Accounting Methods: The Finance Committee proposal expands the scope of eligible taxpayers who may use the cash method of accounting. The Finance Committee proposal allows taxpayers with annual average gross receipts of $15 million or less to use the cash method. In contrast, the Ways and Means bill increased the average gross receipts threshold to $25 million.
Net Operating Loss Deduction: As in the Ways and Means bill, the Finance Committee proposal would modify aspects of current law regarding net operating losses (NOLs). Under current law, NOLs generally have a carryback period of two years and a carryforward period of 20 years. As in the Ways and Means bill, the NOL carryback period would generally be eliminated and the carryforward period would become indefinite. Similarly, the amount of the NOL deduction allowed would be limited to 90 percent of taxable income computed without regard to the NOL deduction. In the Ways and Means bill, the amount of NOLs, or so-called indefinite NOLs, carried to a succeeding year would be increased by an annual interest factor. There is no mention of the increase in the Finance Committee proposal.
Alternative Minimum Tax: Similar to the Ways and Means bill, the Finance Committee proposal would repeal the alternative minimum tax (AMT) for individuals, estates, trusts, and corporations for tax years beginning after Dec. 31, 2017.
Estate and Gift Tax: The Finance Committee proposal, unlike the Ways and Means bill, would not repeal the estate and generation-skipping transfer taxes after Dec. 31, 2023, or for generation-skipping transfer occurring after Dec. 31, 2023; neither would it reduce the gift tax rate to 35 percent (from the current 40 percent) for transfer made after Dec. 31, 2023.
The Finance Committee began its mark-up of the tax reform proposal on Nov. 13. Senate Majority Leader Mitch McConnell (R-Ky.) has said he would keep the Senate in session into the week of November 20 – which is currently slotted for the Thanksgiving recess – to ensure that it receives a floor vote before the holiday, although he has not as yet made any official announcement about the upcoming floor schedule.
With a narrow party split of 14-12 on the Finance Committee, Chairman Hatch cannot lose a single Republican member’s vote to move the bill forward, and nearly the same is true for the full Senate, where Republicans hold only 52 seats.
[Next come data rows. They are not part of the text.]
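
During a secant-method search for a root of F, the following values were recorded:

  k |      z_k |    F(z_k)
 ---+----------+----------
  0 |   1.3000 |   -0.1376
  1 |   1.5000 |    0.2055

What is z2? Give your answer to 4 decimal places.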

The biggest challenge the Senate may face relates to the procedural limits of the Byrd Rule. Under the FY 2018 budget resolution and underlying law, the reform bill can increase the deficit by up to $1.5 trillion over the next decade, but it cannot increase projected deficits outside that 10-year budget window. Though a long-term score for the proposal hasn’t been released yet, it is likely to have a multi-trillion dollar revenue loss in the second decade. Thus, at some point in the process, Senate Republicans will need to add back into the bill a curative amendment to ensure Byrd Rule compliance. That is all but certain to mean some of the tax relief in the proposal will have to sunset and some additional revenue raisers will be added. Those changes may make the bill less appealing to those members who will need to vote for it and can be expected to complicate the path to passage.